Un bien precioso que nos inculcan los padres

Cuando una persona viene a este mundo provoca en su entorno tres preguntas inevitables. Nada más ver a un recién nacido, poco después de las primeras palabras de cortesía llamadas a ensalzar la belleza de la criatura, enseguida se les formulan a los padres y personal más afín y cercano las tres preguntas de rigor: la primera, si es niño o niña; la segunda, cuál es su nombre; y finalmente, la tercera, intentando averiguar a qué miembro de la familia se parece -generalmente suele ser motivo más que de controversia-.

Las tres, en efecto, son argollas trascendentales en la vida del nuevo miembro del clan. Entre las cosas que nos esclavizan nada es comparable a estas esposas que involuntariamente nos colocan los padres. En principio no somos otra cosa que la prolongación de sus metas, aspiraciones y deseos. De ese yugo paterno nunca escapamos, y allá donde se nos ocurra ir lo hacemos con nuestras manías y con nuestros lastres a la hora de tratar a nuestros semejantes. El lenguaje, a su vez, no sólo nos limita por efecto del idioma natural sino que también nos marca con un estilo que determina la agilidad de nuestro discurso, la profundidad de la conversación o los temas donde nos sentimos más competentes.

Pero quizá, querido y amable lector, sea la imagen exterior el sello de influencia más evidente. Sobre todo porque es el que menos podemos ocultar. Porque los deseos y las palabras los podemos disfrazar, mientras que los ojos, la boca, los rictus faciales o aquellos gestos al andar que tanto nos recuerdan a quienes nos ayudaron a dar los primeros pasos, ni los vemos claramente en nosotros mismos, ni somos capaces de cambiarlos por mucho que lo pretendamos.
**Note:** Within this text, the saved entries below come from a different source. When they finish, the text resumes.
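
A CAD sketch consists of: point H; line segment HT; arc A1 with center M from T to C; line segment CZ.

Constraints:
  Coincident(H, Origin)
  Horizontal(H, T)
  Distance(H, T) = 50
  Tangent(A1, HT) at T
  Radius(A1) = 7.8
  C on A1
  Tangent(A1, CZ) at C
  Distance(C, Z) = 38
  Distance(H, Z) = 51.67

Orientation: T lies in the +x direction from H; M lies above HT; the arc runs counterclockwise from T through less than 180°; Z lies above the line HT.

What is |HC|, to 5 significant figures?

57.341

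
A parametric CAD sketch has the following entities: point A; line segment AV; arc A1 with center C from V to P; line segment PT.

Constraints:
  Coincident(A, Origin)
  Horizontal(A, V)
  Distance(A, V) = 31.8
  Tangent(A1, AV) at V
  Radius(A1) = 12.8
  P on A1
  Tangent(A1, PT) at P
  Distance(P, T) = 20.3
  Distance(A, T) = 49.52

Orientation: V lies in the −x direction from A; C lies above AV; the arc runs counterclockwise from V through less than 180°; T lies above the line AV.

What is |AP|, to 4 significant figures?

29.44

Checks: ∠(CV, VA) = 90.00° ✓; |CP| = 12.80 ✓; ∠(CP, PT) = 90.00° ✓; |PT| = 20.30 ✓; |AT| = 49.52 ✓.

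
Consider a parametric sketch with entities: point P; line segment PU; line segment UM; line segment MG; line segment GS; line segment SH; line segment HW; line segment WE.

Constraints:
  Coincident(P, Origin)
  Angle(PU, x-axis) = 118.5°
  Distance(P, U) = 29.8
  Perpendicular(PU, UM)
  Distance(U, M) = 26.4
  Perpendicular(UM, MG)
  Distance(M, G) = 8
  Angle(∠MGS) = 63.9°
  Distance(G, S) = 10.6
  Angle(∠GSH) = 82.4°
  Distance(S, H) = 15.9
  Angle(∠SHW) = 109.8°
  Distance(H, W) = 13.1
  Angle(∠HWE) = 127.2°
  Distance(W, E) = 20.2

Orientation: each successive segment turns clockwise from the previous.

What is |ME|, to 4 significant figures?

23.23

P is at the origin; PU runs at 118.5° with length 29.8, so U = (-14.22, 26.19). PU ⟂ UM, so UM runs at 28.50°; with |UM| = 26.4, M = (8.981, 38.79). UM ⟂ MG, so MG runs at -61.50°; with |MG| = 8.0, G = (12.80, 31.76). ∠MGS = 63.9° gives GS at -177.6° from the x-axis; with |GS| = 10.6, S = (2.208, 31.31). ∠GSH = 82.4° gives SH at 84.80° from the x-axis; with |SH| = 15.9, H = (3.649, 47.15). ∠SHW = 109.8° gives HW at 14.60° from the x-axis; with |HW| = 13.1, W = (16.33, 50.45). ∠HWE = 127.2° gives WE at -38.20° from the x-axis; with |WE| = 20.2, E = (32.20, 37.96). Then |ME| = |E − M| = 23.23.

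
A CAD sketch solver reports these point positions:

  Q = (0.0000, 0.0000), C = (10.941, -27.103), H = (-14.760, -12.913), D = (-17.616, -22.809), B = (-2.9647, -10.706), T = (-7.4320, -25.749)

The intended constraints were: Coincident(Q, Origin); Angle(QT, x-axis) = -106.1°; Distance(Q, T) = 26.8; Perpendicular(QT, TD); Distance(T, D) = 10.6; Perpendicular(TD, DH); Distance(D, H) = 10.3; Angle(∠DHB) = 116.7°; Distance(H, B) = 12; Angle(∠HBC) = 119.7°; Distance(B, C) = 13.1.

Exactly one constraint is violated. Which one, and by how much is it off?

Distance(B, C) = 13.1 — off by 8.40.

Q = (0.00, 0.00) ✓; QT at -106.1° ✓; |QT| = 26.80 ✓; ∠(QT, TD) = 90.00° ✓; |TD| = 10.60 ✓; ∠(TD, DH) = 90.00° ✓; |DH| = 10.30 ✓; ∠DHB = 116.7° ✓; |HB| = 12.00 ✓; ∠HBC = 119.7° ✓; |BC| = 21.50 ✗.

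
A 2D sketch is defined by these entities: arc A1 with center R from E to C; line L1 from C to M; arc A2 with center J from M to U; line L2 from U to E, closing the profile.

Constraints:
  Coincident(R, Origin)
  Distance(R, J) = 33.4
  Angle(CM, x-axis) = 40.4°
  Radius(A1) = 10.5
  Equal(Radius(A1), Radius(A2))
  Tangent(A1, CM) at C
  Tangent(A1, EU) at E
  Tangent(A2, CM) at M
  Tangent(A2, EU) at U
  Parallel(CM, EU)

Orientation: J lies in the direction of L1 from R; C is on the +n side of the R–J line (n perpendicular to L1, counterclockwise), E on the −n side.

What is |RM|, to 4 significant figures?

35.01

The slot axis is L1's direction at 40.4°, so u = (cos 40.4°, sin 40.4°) = (0.7615, 0.6481) and n = (−sin 40.4°, cos 40.4°) = (-0.6481, 0.7615). R is at the origin and J lies 33.4 along u from R, so J = 33.4·u = (25.44, 21.65). Tangency of A1 to both parallel lines with radius 10.5 puts C and E at R ± 10.5·n: C = (-6.805, 7.996), E = (6.805, -7.996). Equal radii place M and U the same way about J: M = J + 10.5·n = (18.63, 29.64), U = J − 10.5·n = (32.24, 13.65). Then |RM| = |M − R| = 35.01.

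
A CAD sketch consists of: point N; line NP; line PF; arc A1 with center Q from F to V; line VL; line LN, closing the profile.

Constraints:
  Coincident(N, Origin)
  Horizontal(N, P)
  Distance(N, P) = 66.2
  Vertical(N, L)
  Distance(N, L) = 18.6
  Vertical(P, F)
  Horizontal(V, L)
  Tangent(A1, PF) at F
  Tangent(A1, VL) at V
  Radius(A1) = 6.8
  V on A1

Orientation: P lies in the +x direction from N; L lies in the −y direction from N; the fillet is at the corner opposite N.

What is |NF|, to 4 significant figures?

67.24

The virtual corner opposite N is at (66.20, -18.60). The tangent condition forces QF to be normal to PF and tangency of A1 to VL means the radius QV is perpendicular to VL, with radius 6.8, so the center Q sits 6.8 in from both sides at Q = (59.40, -11.80). That places the tangent points at F = (66.20, -11.80) on PF and V = (59.40, -18.60) on VL. Then |NF| = |F − N| = 67.24.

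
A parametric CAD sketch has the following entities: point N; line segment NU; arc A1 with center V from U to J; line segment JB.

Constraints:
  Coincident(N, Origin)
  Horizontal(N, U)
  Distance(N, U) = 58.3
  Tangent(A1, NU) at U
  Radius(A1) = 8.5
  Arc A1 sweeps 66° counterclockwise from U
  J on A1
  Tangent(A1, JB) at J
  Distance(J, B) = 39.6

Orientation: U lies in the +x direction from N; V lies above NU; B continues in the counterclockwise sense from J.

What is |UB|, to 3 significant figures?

47.6

N is at the origin; N and U share the same y with |NU| = 58.3 and U on the +x side, so U = (58.3, 0.00). Since A1 is tangent to NU there, VU ⟂ NU, so V = U + (0, 8.5) = (58.3, 8.50). On A1, U sits at bearing -90° from V; a 66° counterclockwise sweep puts J at bearing -24°, so J = V + 8.5·(cos -24°, sin -24°) = (66.1, 5.04). Tangency of A1 to JB means the radius VJ is perpendicular to JB, so JB runs along (−sin -24°, cos -24°); with |JB| = 39.6, B = (82.2, 41.2). Then |UB| = |B − U| = 47.6.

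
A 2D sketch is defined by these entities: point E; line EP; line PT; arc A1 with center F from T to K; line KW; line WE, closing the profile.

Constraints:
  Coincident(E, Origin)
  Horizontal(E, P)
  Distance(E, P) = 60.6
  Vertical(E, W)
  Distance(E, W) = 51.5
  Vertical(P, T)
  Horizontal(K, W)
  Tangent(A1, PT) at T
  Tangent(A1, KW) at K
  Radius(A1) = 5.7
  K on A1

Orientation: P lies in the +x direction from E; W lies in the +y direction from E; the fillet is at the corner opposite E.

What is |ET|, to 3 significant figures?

76.0

E is at the origin; EP is horizontal with |EP| = 60.6 and P on the +x side, so P = (60.6, 0.00). E and W share the same x with |EW| = 51.5 and W on the +y side, so W = (0.00, 51.5). The virtual corner opposite E is at (60.6, 51.5). The tangent condition forces FT to be normal to PT and tangency of A1 to KW means the radius FK is perpendicular to KW, with radius 5.7, so the center F sits 5.7 in from both sides at F = (54.9, 45.8). That places the tangent points at T = (60.6, 45.8) on PT and K = (54.9, 51.5) on KW. Then |ET| = |T − E| = 76.0.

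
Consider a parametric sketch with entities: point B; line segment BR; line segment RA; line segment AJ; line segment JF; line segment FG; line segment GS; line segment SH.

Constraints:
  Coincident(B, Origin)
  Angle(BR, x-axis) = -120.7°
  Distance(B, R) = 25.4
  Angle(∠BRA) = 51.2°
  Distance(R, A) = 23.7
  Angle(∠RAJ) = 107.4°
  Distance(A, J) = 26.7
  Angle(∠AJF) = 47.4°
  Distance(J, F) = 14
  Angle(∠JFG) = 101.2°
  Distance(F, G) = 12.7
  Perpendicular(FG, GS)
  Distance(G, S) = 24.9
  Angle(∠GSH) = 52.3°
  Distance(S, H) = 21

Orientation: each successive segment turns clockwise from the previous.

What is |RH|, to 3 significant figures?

39.7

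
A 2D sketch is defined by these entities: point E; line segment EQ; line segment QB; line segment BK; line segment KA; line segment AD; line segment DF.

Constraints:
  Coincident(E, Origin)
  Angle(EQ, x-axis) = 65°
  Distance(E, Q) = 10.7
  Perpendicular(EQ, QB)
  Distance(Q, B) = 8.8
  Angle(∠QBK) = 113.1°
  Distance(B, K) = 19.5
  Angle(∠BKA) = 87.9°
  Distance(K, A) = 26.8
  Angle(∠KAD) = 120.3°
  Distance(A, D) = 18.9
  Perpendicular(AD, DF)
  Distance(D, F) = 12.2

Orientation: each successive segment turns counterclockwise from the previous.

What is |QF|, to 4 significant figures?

16.87

E is at the origin; EQ runs at 65.0° with length 10.7, so Q = (4.522, 9.697). EQ ⟂ QB, so QB runs at 155.0°; with |QB| = 8.8, B = (-3.453, 13.42). ∠QBK = 113.1° gives BK at -138.1° from the x-axis; with |BK| = 19.5, K = (-17.97, 0.3938). ∠BKA = 87.9° gives KA at -46.00° from the x-axis; with |KA| = 26.8, A = (0.6493, -18.88). ∠KAD = 120.3° gives AD at 13.70° from the x-axis; with |AD| = 18.9, D = (19.01, -14.41). The perpendicularity gives DF at right angles to AD, so DF runs at 103.7°; with |DF| = 12.2, F = (16.12, -2.555). Then |QF| = |F − Q| = 16.87.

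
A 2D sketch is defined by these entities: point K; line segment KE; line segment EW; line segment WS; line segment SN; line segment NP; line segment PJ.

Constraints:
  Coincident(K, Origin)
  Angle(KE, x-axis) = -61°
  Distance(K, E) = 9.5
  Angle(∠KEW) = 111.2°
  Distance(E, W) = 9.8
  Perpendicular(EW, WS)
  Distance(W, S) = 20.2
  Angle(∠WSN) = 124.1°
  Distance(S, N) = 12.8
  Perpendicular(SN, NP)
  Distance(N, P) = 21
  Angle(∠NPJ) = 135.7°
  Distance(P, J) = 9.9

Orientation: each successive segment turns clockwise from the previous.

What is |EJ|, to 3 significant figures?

10.8

K is at the origin; KE runs at -61.0° with length 9.5, so E = (4.61, -8.31). ∠KEW = 111.2° gives EW at -130° from the x-axis; with |EW| = 9.8, W = (-1.67, -15.8). EW is perpendicular to WS, so WS runs at 140°; with |WS| = 20.2, S = (-17.2, -2.91). ∠WSN = 124.1° gives SN at 84.3° from the x-axis; with |SN| = 12.8, N = (-15.9, 9.83). The perpendicularity gives NP at right angles to SN, so NP runs at -5.70°; with |NP| = 21.0, P = (4.98, 7.74). ∠NPJ = 135.7° gives PJ at -50.0° from the x-axis; with |PJ| = 9.9, J = (11.3, 0.159). Then |EJ| = |J − E| = 10.8.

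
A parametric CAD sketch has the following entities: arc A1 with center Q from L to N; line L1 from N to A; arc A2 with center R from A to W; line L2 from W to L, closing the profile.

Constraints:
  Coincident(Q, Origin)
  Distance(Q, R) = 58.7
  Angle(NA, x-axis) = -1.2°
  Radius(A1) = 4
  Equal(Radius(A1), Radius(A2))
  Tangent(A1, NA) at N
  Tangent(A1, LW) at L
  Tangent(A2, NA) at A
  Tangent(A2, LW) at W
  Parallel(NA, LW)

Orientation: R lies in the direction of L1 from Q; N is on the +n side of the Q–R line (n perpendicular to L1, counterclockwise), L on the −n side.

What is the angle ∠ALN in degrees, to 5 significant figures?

82.239°

Tangency of A1 to both parallel lines with radius 4.0 puts N and L at Q ± 4.0·n: N = (0.083770, 3.9991), L = (-0.083770, -3.9991). Equal radii place A and W the same way about R: A = R + 4.0·n = (58.771, 2.7698), W = R − 4.0·n = (58.603, -5.2284). Then cos ∠ALN = LA·LN / (|LA||LN|), giving 82.239°.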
Llevamos sobre nosotros la foto velada de nuestros progenitores. Y lo más curioso y sobresaliente del hecho descansa en que los parecidos aumentan con la edad. La imagen parece condenarnos a la mortal sorpresa de que el cuerpo de nuestros padres, sin pedir permiso a nadie, empiece a asomar con los años en el nuestro. Aquel parecido inicial con que los amigos de la familia querían identificarnos a toda costa y atarnos al árbol generacional resurge ahora más intenso de nuestras entrañas, y se manifiesta al mundo exterior sin necesidad de que nadie lo sugiera. Tantos años de lucha para no asumir ciegamente la moral paterna, tanta saludable rebelión para independizarnos de sus opiniones, y ahora nos quedamos desarmados ante el espejo.

Pero la educación, la que se imparte en el hogar, en el ambiente familiar, es, también, el sello particular, al que a un ser marca de por vida. Para siempre. Es aquello que ennoblece a quienes han cuidado de ti desde los inicios. Porque, en la escuela difícilmente se imparte hoy educación, sino más bien -y coincido con Carmen Posadas en uno de sus últimos artículos- lo que se ofrece es formación, para no interferir con el ámbito familiar. Y educación es abrir la puerta a una persona que va cargada con bolsas, o que lleva el carro de la compra o la silla del niño; educación es dejar el asiento, en un transporte público, a una persona mayor o a una mujer embarazada; educación es saludar cuando se entra en el ascensor, en vez de ir con la cabeza baja, a punto de desnucarse, mirando el móvil; educación es respetar al que sabe más que uno mismo o tiene más conocimientos, como puede ser, dado el caso, el profesor, o el personal sanitario, por mentar tan solo dos profesiones que ofrecen un servicio público, y a los que, en ocasiones, se insulta o, incluso, se agrede. La educación es un bien precioso que nos inculcan los padres, y por la que tenemos que estar muy orgullosos. Y esto, querido lector, no tiene nada que ver ni con el feminismo, ni con el machismo ni con ninguna otra etiqueta divisoria. Simplemente es eso: educación. Algo que conocen muy bien en países más septentrionales que el nuestro.